What users ended up with was an application with unwanted things behind it. In some cases, according to Zeltser, the malicious application activated an SMS message from the victim's phone that was sent to request premium services and the user was charged. The attacker, meanwhile, would delete any return SMS messages acknowledging the charges so the victims had no idea they were being billed.

"In this scenario, the victim had no indication that the phone was sending messages or receiving any kind of notifications of the charges.
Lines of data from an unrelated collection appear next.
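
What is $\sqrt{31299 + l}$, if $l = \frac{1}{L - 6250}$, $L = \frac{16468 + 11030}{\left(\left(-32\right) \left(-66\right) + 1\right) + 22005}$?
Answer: $\frac{4 \sqrt{11107968438427585265}}{75355001} \approx 176.92$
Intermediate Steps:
$L = \frac{13749}{12059}$ ($L = \frac{27498}{\left(2112 + 1\right) + 22005} = \frac{27498}{2113 + 22005} = \frac{27498}{24118} = 27498 \cdot \frac{1}{24118} = \frac{13749}{12059} \approx 1.1401$)
$l = - \frac{12059}{75355001}$ ($l = \frac{1}{\frac{13749}{12059} - 6250} = \frac{1}{- \frac{75355001}{12059}} = - \frac{12059}{75355001} \approx -0.00016003$)
$\sqrt{31299 + l} = \sqrt{31299 - \frac{12059}{75355001}} = \sqrt{\frac{2358536164240}{75355001}} = \frac{4 \sqrt{11107968438427585265}}{75355001}$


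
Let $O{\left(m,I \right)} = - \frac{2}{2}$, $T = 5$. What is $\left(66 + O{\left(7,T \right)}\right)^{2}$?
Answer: $4225$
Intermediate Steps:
$O{\left(m,I \right)} = -1$ ($O{\left(m,I \right)} = \left(-2\right) \frac{1}{2} = -1$)
$\left(66 + O{\left(7,T \right)}\right)^{2} = \left(66 - 1\right)^{2} = 65^{2} = 4225$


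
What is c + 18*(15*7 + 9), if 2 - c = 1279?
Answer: 775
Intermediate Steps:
c = -1277 (c = 2 - 1*1279 = 2 - 1279 = -1277)
c + 18*(15*7 + 9) = -1277 + 18*(15*7 + 9) = -1277 + 18*(105 + 9) = -1277 + 18*114 = -1277 + 2052 = 775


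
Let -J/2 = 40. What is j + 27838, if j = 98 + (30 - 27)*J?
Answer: 27696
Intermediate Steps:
J = -80 (J = -2*40 = -80)
j = -142 (j = 98 + (30 - 27)*(-80) = 98 + 3*(-80) = 98 - 240 = -142)
j + 27838 = -142 + 27838 = 27696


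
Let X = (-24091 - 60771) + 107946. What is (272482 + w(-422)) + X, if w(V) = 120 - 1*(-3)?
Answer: 295689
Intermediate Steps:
w(V) = 123 (w(V) = 120 + 3 = 123)
X = 23084 (X = -84862 + 107946 = 23084)
(272482 + w(-422)) + X = (272482 + 123) + 23084 = 272605 + 23084 = 295689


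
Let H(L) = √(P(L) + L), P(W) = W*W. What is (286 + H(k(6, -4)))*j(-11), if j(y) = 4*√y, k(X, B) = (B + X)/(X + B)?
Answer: 4*I*√11*(286 + √2) ≈ 3813.0*I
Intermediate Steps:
k(X, B) = 1 (k(X, B) = (B + X)/(B + X) = 1)
P(W) = W²
H(L) = √(L + L²) (H(L) = √(L² + L) = √(L + L²))
(286 + H(k(6, -4)))*j(-11) = (286 + √(1*(1 + 1)))*(4*√(-11)) = (286 + √(1*2))*(4*(I*√11)) = (286 + √2)*(4*I*√11) = 4*I*√11*(286 + √2)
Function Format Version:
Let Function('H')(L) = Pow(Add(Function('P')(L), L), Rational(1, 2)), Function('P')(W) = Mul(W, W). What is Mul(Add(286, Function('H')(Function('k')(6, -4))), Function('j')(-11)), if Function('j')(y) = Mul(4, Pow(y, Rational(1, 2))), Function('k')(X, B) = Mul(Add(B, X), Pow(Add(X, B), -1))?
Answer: Mul(4, I, Pow(11, Rational(1, 2)), Add(286, Pow(2, Rational(1, 2)))) ≈ Mul(3813.0, I)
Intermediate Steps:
Function('k')(X, B) = 1 (Function('k')(X, B) = Mul(Add(B, X), Pow(Add(B, X), -1)) = 1)
Function('P')(W) = Pow(W, 2)
Function('H')(L) = Pow(Add(L, Pow(L, 2)), Rational(1, 2)) (Function('H')(L) = Pow(Add(Pow(L, 2), L), Rational(1, 2)) = Pow(Add(L, Pow(L, 2)), Rational(1, 2)))
Mul(Add(286, Function('H')(Function('k')(6, -4))), Function('j')(-11)) = Mul(Add(286, Pow(Mul(1, Add(1, 1)), Rational(1, 2))), Mul(4, Pow(-11, Rational(1, 2)))) = Mul(Add(286, Pow(Mul(1, 2), Rational(1, 2))), Mul(4, Mul(I, Pow(11, Rational(1, 2))))) = Mul(Add(286, Pow(2, Rational(1, 2))), Mul(4, I, Pow(11, Rational(1, 2)))) = Mul(4, I, Pow(11, Rational(1, 2)), Add(286, Pow(2, Rational(1, 2))))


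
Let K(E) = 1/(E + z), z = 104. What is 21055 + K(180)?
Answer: 5979621/284 ≈ 21055.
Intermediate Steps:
K(E) = 1/(104 + E) (K(E) = 1/(E + 104) = 1/(104 + E))
21055 + K(180) = 21055 + 1/(104 + 180) = 21055 + 1/284 = 5979621/284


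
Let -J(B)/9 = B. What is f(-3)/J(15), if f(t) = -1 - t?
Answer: -2/135 ≈ -0.014815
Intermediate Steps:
J(B) = -9*B
f(-3)/J(15) = (-1 - 1*(-3))/((-9*15)) = (-1 + 3)/(-135) = 2*(-1/135) = -2/135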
They would get a large phone bill."

Zeltser said Google removed over 50 malicious apps from Android Market in Spring 2011 that seemed turned out to be variants of the DroidDream trojan, but looked like legitimate applications and had names like Super Guitar Solo.
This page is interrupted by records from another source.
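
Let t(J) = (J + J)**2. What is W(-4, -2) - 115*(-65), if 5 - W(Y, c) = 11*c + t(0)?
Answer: 7502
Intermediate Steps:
t(J) = 4*J**2 (t(J) = (2*J)**2 = 4*J**2)
W(Y, c) = 5 - 11*c (W(Y, c) = 5 - (11*c + 4*0**2) = 5 - (11*c + 4*0) = 5 - (11*c + 0) = 5 - 11*c)
W(-4, -2) - 115*(-65) = (5 - 11*(-2)) - 115*(-65) = (5 + 22) + 7475 = 27 + 7475 = 7502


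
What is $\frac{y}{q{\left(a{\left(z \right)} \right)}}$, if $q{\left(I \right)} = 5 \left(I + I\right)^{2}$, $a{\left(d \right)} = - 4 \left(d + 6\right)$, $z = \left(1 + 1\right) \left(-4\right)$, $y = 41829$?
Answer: $\frac{41829}{1280} \approx 32.679$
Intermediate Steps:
$z = -8$ ($z = 2 \left(-4\right) = -8$)
$a{\left(d \right)} = -24 - 4 d$ ($a{\left(d \right)} = - 4 \left(6 + d\right) = -24 - 4 d$)
$q{\left(I \right)} = 20 I^{2}$ ($q{\left(I \right)} = 5 \left(2 I\right)^{2} = 5 \cdot 4 I^{2} = 20 I^{2}$)
$\frac{y}{q{\left(a{\left(z \right)} \right)}} = \frac{41829}{20 \left(-24 - -32\right)^{2}} = \frac{41829}{20 \left(-24 + 32\right)^{2}} = \frac{41829}{20 \cdot 8^{2}} = \frac{41829}{20 \cdot 64} = \frac{41829}{1280}$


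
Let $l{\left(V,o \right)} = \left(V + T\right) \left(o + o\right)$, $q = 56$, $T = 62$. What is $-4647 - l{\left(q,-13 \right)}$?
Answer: $-1579$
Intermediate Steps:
$l{\left(V,o \right)} = 2 o \left(62 + V\right)$ ($l{\left(V,o \right)} = \left(V + 62\right) \left(o + o\right) = \left(62 + V\right) 2 o = 2 o \left(62 + V\right)$)
$-4647 - l{\left(q,-13 \right)} = -4647 - 2 \left(-13\right) \left(62 + 56\right) = -4647 - 2 \left(-13\right) 118 = -4647 - -3068 = -4647 + 3068 = -1579$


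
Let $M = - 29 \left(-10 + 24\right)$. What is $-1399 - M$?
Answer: $-993$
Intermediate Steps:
$M = -406$ ($M = \left(-29\right) 14 = -406$)
$-1399 - M = -1399 - -406 = -1399 + 406 = -993$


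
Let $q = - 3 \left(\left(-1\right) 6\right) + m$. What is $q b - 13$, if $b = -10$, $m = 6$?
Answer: $-253$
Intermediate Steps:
$q = 24$ ($q = - 3 \left(\left(-1\right) 6\right) + 6 = \left(-3\right) \left(-6\right) + 6 = 18 + 6 = 24$)
$q b - 13 = 24 \left(-10\right) - 13 = -240 - 13 = -253$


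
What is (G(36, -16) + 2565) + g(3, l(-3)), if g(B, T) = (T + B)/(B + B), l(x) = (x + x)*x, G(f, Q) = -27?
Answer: 5083/2 ≈ 2541.5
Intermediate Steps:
l(x) = 2*x² (l(x) = (2*x)*x = 2*x²)
g(B, T) = (B + T)/(2*B) (g(B, T) = (B + T)/((2*B)) = (B + T)*(1/(2*B)) = (B + T)/(2*B))
(G(36, -16) + 2565) + g(3, l(-3)) = (-27 + 2565) + (½)*(3 + 2*(-3)²)/3 = 2538 + (½)*(⅓)*(3 + 2*9) = 2538 + (½)*(⅓)*(3 + 18) = 2538 + (½)*(⅓)*21 = 2538 + 7/2 = 5083/2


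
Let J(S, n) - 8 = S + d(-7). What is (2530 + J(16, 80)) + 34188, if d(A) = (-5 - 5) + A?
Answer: 36725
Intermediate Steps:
d(A) = -10 + A
J(S, n) = -9 + S (J(S, n) = 8 + (S + (-10 - 7)) = 8 + (S - 17) = 8 + (-17 + S) = -9 + S)
(2530 + J(16, 80)) + 34188 = (2530 + (-9 + 16)) + 34188 = (2530 + 7) + 34188 = 2537 + 34188 = 36725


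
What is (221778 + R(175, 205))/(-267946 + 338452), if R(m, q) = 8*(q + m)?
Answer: 112409/35253 ≈ 3.1886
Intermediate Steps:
R(m, q) = 8*m + 8*q (R(m, q) = 8*(m + q) = 8*m + 8*q)
(221778 + R(175, 205))/(-267946 + 338452) = (221778 + (8*175 + 8*205))/(-267946 + 338452) = (221778 + (1400 + 1640))/70506 = (221778 + 3040)*(1/70506) = 224818*(1/70506) = 112409/35253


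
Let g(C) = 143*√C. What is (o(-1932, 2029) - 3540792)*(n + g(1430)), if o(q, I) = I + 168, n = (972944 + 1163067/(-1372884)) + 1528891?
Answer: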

"The advice we're giving people outside of the mobile world is don't install applications that come from un-trusted sources," said Zeltser. "That same advice applies now to mobile."

Zeltser also noted not to rely on an application's ratings because many users might be enjoying the app's features without realizing that it contains a malicious functionality. He also said the bad apps he is hearing about and seeing are ones on the Android market, which is where most criminals seem to target. It's not that Apple applications could not also be malicious, but Zeltser has yet to see one and thinks it has to do, at least partly, with Apple's vetting and examination process and digital signature requirements.

Malicious mobile apps that come from ads

Zeltser laid out a scenario in which a legitimate application on a smartphone runs a bad advertisement. If the user clicked on the ad, they are taken to a web site that tricks the victim into thinking their battery is inefficient, he said. The person is then asked to install an application to optimize the battery consumption, which is instead a malicious application.

[ 9 dirty tricks: Social engineer's favorite pick up lines]

"Much like outside the mobile world, the attack began here with an ad," explained Zeltser. "We are seeing on our malicious ads on desktop systems as an incredible infection vector because they allow the attacker to present potentially malicious code into the browser of hundreds of thousands of victims. Now we are seeing this happen in a mobile environment too to where ads are being placed into legitimate applications."

Apps that claim to be for "security"

Another new mobile attack vector is a ZeuS malware variant that actually originates with an infected PC. When a user visits a banking site from an infected computer, they are prompted to download an authentication or security component onto their mobile device in order to complete the login process, said Zeltser.

"The attackers realize that users are using two-factor authentication," he explained. "In many cases that second factor is implemented as a one-time password sent to the user's phone by the banking provider. Attackers were thinking: 'How can we get access to those credentials?' Their answer is: 'Attack the user's phone.'"

The way this ruse works is once the PC is infected, the person logs onto their bank account and is told to download an application onto their phone in order to receive security messages, such as login credentials. But it is actually a malicious application from the same entity that is controlling the user's PC. Now they have access to not only the user's regular banking logon credentials, but also the second authentication factor sent to the victim via SMS. In many cases, said Zeltser, people thought they simply were installing security applications, or in some cases, a security certificate.

"When people think something is done for security they forget all logic and reason," he said. "They just blindly do it."